The difficulty in handling rare historical documents and manuscripts for analysis of their texts led a group of researchers from the State University of Southwestern Bahia (UESB) to develop a photography method that facilitates transcription and understanding of linguistic phenomena from bygone eras. “There are old documents and books for which the traditional methods of obtaining an image through scanning can damage or even destroy the original, because they often require folding it or removing it from its bindings in order to place it on a scanner,” says Professor Jorge Viana Santos, of the UESB Corpus Linguistics Research Laboratory (Lapelinc). The researchers are studying 19th century official registry books and documents that have already been handled often and are very fragile. “Unlike with photography, in scanning the document must adapt to the device, and not the opposite,” he says. There is already software that is able to convert typed or printed text into a text file using a method called optical character recognition (OCR), which takes a scanned image of a document as its input. This cannot be done with documents written by hand.
The method created by Professor Santos, together with Professor Cristiane Namiuti Tempon, also at UESB, begins with a photograph of the text. Before taking the photo, the document is placed on a flat sheet of gray plastic with millimeter markings that serve to inform the computer of the exact measurements of the document. Color tone scales, cataloging, pagination and sequence information are also placed on this Cartesian table. The document page can be shown on the computer with all of this information, or with just the handwritten part.
Details on the screen
The transposition of the document from the physical world to a digital format, through photography, is performed by software also developed at Lapelinc. It interprets this data and recovers the colors and tones of the original document on the computer screen.
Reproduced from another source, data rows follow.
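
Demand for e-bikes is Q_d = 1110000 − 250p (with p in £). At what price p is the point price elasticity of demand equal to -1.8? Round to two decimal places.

2854.29

Ed = −250p/(1110000 − 250p). Set this equal to -1.8:
250p = 1.8·(1110000 − 250p) ⇒ 250p(1 + 1.8) = 1.8·1110000
p = 1.8·1110000 / (250·2.8) = 2854.2857…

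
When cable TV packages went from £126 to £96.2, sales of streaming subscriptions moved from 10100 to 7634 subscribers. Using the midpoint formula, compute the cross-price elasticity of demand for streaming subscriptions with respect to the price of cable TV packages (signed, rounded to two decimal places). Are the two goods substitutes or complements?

%ΔQ_{streaming subscriptions} = (7634 − 10100)/avg = -2466/8867 = -0.278109…
%ΔP_{cable TV packages} = (96.2 − 126)/avg = -29.8/111.1 = -0.268226…
E_cross = (-2466/8867) / (-29.8/111.1) = 1.0368…
E_cross > 0 ⇒ the goods are substitutes.

1.04; substitutes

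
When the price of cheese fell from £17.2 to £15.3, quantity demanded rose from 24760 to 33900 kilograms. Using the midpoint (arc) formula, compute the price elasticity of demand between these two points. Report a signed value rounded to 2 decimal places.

-2.67

%ΔQ = (33900 − 24760) / [(24760 + 33900)/2] = 9140/29330 = 0.311626…
%ΔP = (15.3 − 17.2) / [(17.2 + 15.3)/2] = -1.9/16.25 = -0.116923…
Arc Ed = %ΔQ / %ΔP = (9140/29330) / (-1.9/16.25) = -2.6652…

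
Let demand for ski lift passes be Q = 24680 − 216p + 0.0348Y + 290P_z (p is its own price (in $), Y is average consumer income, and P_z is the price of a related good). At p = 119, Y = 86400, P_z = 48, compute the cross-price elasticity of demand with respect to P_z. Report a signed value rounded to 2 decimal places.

0.88

At the given values, Q = 24680 − 216(119) + 0.0348(86400) + 290(48) = 15902.72.
∂Q/∂P_z = 290.
E = (290) × (48/15902.72) = 0.8753…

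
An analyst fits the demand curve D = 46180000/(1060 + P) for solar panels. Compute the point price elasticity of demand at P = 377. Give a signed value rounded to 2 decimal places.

dD/dP = −46180000/(1060 + P)² = -22.3635. At P = 377, D = 32136.4.
Ed = (dD/dP)·(P/D) = (-22.3635) × (377/32136.4) = -0.2623…

-0.26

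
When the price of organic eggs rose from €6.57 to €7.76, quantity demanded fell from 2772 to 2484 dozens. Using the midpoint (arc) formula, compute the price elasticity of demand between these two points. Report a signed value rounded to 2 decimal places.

%ΔQ = (2484 − 2772) / [(2772 + 2484)/2] = -288/2628 = -0.109589…
%ΔP = (7.76 − 6.57) / [(6.57 + 7.76)/2] = 1.19/7.165 = 0.166085…
Arc Ed = %ΔQ / %ΔP = (-288/2628) / (1.19/7.165) = -0.6598…

-0.66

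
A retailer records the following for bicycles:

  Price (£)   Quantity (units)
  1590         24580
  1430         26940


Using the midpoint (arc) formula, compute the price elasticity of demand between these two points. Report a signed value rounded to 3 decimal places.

-0.865

%ΔQ = (26940 − 24580) / [(24580 + 26940)/2] = 2360/25760 = 0.091614…
%ΔP = (1430 − 1590) / [(1590 + 1430)/2] = -160/1510 = -0.105960…
Arc Ed = %ΔQ / %ΔP = (2360/25760) / (-160/1510) = -0.86461…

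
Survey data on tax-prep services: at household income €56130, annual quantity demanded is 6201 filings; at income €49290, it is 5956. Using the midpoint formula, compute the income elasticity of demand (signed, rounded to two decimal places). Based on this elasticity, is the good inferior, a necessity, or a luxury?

0.31; necessity

%ΔQ = (5956 − 6201)/[( 6201 + 5956)/2] = -245/6078.5 = -0.040305…
%ΔIncome = (49290 − 56130)/[( 56130 + 49290)/2] = -6840/52710 = -0.129766…
E_income = (-245/6078.5) / (-6840/52710) = 0.3106…
0 < E_income < 1 ⇒ normal good, necessity.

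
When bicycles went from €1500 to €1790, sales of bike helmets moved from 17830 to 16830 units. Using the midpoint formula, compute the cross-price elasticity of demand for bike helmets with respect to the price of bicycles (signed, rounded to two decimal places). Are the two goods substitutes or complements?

-0.33; complements

%ΔQ_{bike helmets} = (16830 − 17830)/avg = -1000/17330 = -0.057703…
%ΔP_{bicycles} = (1790 − 1500)/avg = 290/1645 = 0.176291…
E_cross = (-1000/17330) / (290/1645) = -0.3273…
E_cross < 0 ⇒ the goods are complements.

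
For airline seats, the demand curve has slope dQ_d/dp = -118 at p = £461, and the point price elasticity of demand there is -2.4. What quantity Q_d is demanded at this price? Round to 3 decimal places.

Ed = (dQ_d/dp)·(p/Q_d) ⇒ Q_d = (dQ_d/dp)·p/Ed = (-118)·461/(-2.4) = 22665.83333…

22665.833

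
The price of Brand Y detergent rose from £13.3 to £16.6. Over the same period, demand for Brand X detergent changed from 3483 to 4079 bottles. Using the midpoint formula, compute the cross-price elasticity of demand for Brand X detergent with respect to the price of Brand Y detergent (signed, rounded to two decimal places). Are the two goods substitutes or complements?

%ΔQ_{Brand X detergent} = (4079 − 3483)/avg = 596/3781 = 0.157630…
%ΔP_{Brand Y detergent} = (16.6 − 13.3)/avg = 3.3/14.95 = 0.220735…
E_cross = (596/3781) / (3.3/14.95) = 0.7141…
E_cross > 0 ⇒ the goods are substitutes.

0.71; substitutes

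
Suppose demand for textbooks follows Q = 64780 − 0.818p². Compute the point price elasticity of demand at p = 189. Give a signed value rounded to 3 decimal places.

-1.643

dQ/dp = −2·0.818·p = -309.204. At p = 189, Q = 35560.222.
Ed = (dQ/dp)·(p/Q) = (-309.204) × (189/35560.222) = -1.64339…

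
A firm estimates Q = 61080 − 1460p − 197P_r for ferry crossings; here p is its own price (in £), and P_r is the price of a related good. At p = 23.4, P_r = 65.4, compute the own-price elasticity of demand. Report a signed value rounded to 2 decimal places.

At the given values, Q = 61080 − 1460(23.4) − 197(65.4) = 14032.2.
∂Q/∂p = −1460.
E = (-1460) × (23.4/14032.2) = -2.4346…

-2.43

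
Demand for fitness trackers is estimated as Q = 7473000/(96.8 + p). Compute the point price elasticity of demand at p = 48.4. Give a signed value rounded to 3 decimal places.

-0.333

dQ/dp = −7473000/(96.8 + p)² = -354.456. At p = 48.4, Q = 51466.9.
Ed = (dQ/dp)·(p/Q) = (-354.456) × (48.4/51466.9) = -0.33333…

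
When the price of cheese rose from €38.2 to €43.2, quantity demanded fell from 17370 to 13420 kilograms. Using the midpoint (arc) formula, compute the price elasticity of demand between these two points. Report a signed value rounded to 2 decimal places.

-2.09

%ΔQ = (13420 − 17370) / [(17370 + 13420)/2] = -3950/15395 = -0.256576…
%ΔP = (43.2 − 38.2) / [(38.2 + 43.2)/2] = 5/40.7 = 0.122850…
Arc Ed = %ΔQ / %ΔP = (-3950/15395) / (5/40.7) = -2.0885…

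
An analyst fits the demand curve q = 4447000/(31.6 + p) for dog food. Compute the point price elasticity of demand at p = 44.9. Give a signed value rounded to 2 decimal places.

dq/dp = −4447000/(31.6 + p)² = -759.879. At p = 44.9, q = 58130.7.
Ed = (dq/dp)·(p/q) = (-759.879) × (44.9/58130.7) = -0.5869…

-0.59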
Thus, the method transposes historical handwritten documents into sets of electronic texts that are suitable for scientific research.
The advantages of the Lapelinc Method also include the ease of magnifying the original text on the computer screen in order to check details or answer questions in relation to the writing. With digital documents, the document can be consulted several times without damaging the historical material. According to Santos, the new method contributes to analyses performed by paleographers, specialists who read the text for language studies, transcribe it and adapt it to modern Portuguese, if necessary. Corpus linguistics (the study of texts in electronic format) requires that the documents studied be in text format in order to compile corpora (the plural of corpus) for automatic linguistic analyses. “Our method allows compilation of an electronic corpus, forming a database in which each word can be identified and labeled, facilitating the linguist’s work when searching for the object of study; for example, nouns and verbs can be tagged,” says Santos. “The historian can read the text in modern Portuguese, but the linguist wants to know how the text was written in the original language, to analyze the patterns and evolution of the language.”
Development of the Lapelinc Method began in 2008 and is ongoing. Transcription and editing of the text must still be incorporated into the software. The system created at UESB could also be useful at other academic institutions and even in business. “We do research, and external or commercial support would not change our work, but a prototype could lead to a product, since the method could result in a patent. We are currently wrapping up development,” explains Santos. The project was financed by the Bahia Research Foundation (FAPESB), the National Council for Scientific and Technological Development (CNPq) and the university itself.
Santos, J. V. and Brito, G. S. Fotografia técnica de documentos para formação de corpora digitais eletrônicos: o método desenvolvido no Lapelinc. Letras & Letras. V. 30, No. 2, p. 421-30. July/Dec. 2014.